There is an option in the bios to enable my cpu to run virtual machines called svm and when i enable it my bus speed becomes unstable from 220 mhz to around 218 and it bounces around with in 4 mhz and i notice a performance hit. Why would this happen? When i disable it it goes right back to rock solid 220 mhz. do i need more voltage? My overclock is 4.5 ghz with 220 bus and 20.5 muti. Rock solid stable 24+ hours prime. all powersavings disabled and what not.


----------



## greenbrucelee (Apr 24, 2007)

*Re: SVM amd fx 6100?*

do you used virtualisation software? if not dont enable it.


----------



## darcinator (Jul 9, 2011)

*Re: SVM amd fx 6100?*



greenbrucelee said:


> do you used virtualisation software? if not dont enable it.


I do. I run Ubuntu with hyper v with windows 8 pro.


----------



## greenbrucelee (Apr 24, 2007)

*Re: SVM amd fx 6100?*

if your unstable then you need to back off the overclock or try more vcore.


----------



## darcinator (Jul 9, 2011)

Okay I'll give that a try


----------



## darcinator (Jul 9, 2011)

*Re: SVM amd fx 6100?*

So i tried everything and the bus speed still cant hold a steady mhz. Even pure defaults is lowers it self and bounces around. What can I do?


----------



## greenbrucelee (Apr 24, 2007)

*Re: SVM amd fx 6100?*

It doesn't look like you can do anything else. Remember not every cpu even the same make is the same and will overclock the same. This also goess for ram and graphics cards.


----------



## darcinator (Jul 9, 2011)

At this point though i just want it to work even with no overclock.
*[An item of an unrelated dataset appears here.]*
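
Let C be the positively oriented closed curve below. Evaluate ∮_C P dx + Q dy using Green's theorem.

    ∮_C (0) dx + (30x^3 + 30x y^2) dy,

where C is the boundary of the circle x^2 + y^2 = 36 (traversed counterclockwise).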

Any advice on that?


----------



## greenbrucelee (Apr 24, 2007)

*Re: SVM amd fx 6100?*

I would just disable the svm so it will work.


----------



## darcinator (Jul 9, 2011)

Are the chances that it will work if I purchase say... A 6300?


----------



## greenbrucelee (Apr 24, 2007)

*Re: SVM amd fx 6100?*

I have no idea to be honest.


----------



## darcinator (Jul 9, 2011)

Thanks


----------